Johnson’s strategy broadly revolved around a new price and promotional scheme and reinvigorating the merchandise assortment and presentation. The scheme was clearly very ambitious and, if successful, would have remade the antiquated traditional department store model. 

Unfortunately Johnson and team sought to execute their vision essentially overnight, without even leveraging qualitative research to gauge the reaction of core shoppers to the changes. And, although JCPenney initially presented a timeline of 2015 for the reinvention, it didn’t give its loyal shopper base the opportunity to absorb the transformation or allocate the resources to attract a new shopper base for whom the refreshed assortment, revitalised stores and new promotional cadence resonated.

Johnson’s first and likely biggest mistake involved the shift, cold-turkey, to an everyday pricing model. The initiative, dubbed Fair and Square Pricing, included three tiers of pricing and was designed to offer shoppers simpler, more predictable pricing. Unfortunately, the scheme confused shoppers, and tweaks to the programme mid-year and a complete reversal in 2013 only frustrated shoppers further and diminished the retailer’s credibility.

Although the retailer was making progress on its efforts to reorganise its selling space in its 700 largest stores into roughly 100 shop-in-shops, questions remained whether JCPenney had enough capital to complete the massive remodeling effort. Further, its ongoing legal dispute with Macy’s over JCPenney’s right to sell certain Martha Stewart-branded products puts the success of its newly remade home departments at risk.

However the bigger issue with much of the revamped merchandise assortment is the design aesthetic, which heavily skews toward younger consumers rather than Middle America. Although millennials represent a large and growing share of the population, most of the segment still lacks significant buying power and is weighed down by, often eduction-related debt. Additionally, most millennials grew up as the department store channel was in decline, and the homogenized chain-store experience and the assortment of undifferentiated mass-market brands have never held much relevance for them.

The combination of pricing missteps and merchandise miscues sparked horrendous financial results, which exhausted the patience of Wall Street and ultimately led to Johnson’s downfall. In March, Vornado Realty Trust, at the time JCPenney’s second-biggest shareholder after Ackman’s Pershing Square, sold almost half its stake in JCPenney. The last straw however was Ackman’s recent criticism of Johnson.  The one-time Johnson cheerleader called out the JCPenney chief executive for poor execution of the overhaul, describing it as “something very close to a disaster.”

JCPenney isn’t the first retailer to have seriously misgauged shopper reaction to management’s vision. For JCPenney to avoid sinking into obscurity, it needs to ensure that two things happen.

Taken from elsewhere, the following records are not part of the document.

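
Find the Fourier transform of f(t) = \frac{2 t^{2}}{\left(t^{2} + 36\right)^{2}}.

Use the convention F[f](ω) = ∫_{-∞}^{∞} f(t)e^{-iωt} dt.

F(ω) = \frac{\pi \left(1 - 6 \left|{\omega}\right|\right) e^{- 6 \left|{\omega}\right|}}{6}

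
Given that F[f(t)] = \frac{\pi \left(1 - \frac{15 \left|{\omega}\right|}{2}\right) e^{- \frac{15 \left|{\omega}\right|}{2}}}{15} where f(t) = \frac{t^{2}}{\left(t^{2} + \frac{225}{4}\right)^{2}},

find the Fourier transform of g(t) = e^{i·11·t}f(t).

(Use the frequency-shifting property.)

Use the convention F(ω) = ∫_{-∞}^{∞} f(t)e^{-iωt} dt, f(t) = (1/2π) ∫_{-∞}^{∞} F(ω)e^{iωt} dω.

F[g](ω) = \frac{\pi \left(2 - 15 \left|{\omega - 11}\right|\right) e^{- \frac{15 \left|{\omega - 11}\right|}{2}}}{30}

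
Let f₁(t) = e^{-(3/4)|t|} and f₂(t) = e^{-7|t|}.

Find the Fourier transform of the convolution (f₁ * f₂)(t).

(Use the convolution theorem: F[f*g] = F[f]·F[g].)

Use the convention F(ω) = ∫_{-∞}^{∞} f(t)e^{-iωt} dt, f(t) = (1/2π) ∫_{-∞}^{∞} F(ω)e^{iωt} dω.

F[f₁*f₂](ω) = \frac{336}{\left(\omega^{2} + 49\right) \left(16 \omega^{2} + 9\right)}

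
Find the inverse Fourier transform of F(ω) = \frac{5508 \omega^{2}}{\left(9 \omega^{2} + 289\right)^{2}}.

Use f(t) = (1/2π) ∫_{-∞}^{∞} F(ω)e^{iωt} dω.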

Firstly, it needs to win back its loyal shopper base, who were confused by the pricing overhaul and subsequent retrenchment. Secondly, it needs to better understand its loyal shoppers and their needs in order to increase its share of wallet. It is far easier to increase the basket with existing shoppers than it is to attract completely new shoppers.

Although the decision to reinstate sales should lure many formerly loyal shoppers back into stores, JCPenney risks alienating them for good with its efforts to transform the retailer into a collection of shop-in-shops featuring younger-skewing brands and merchandise.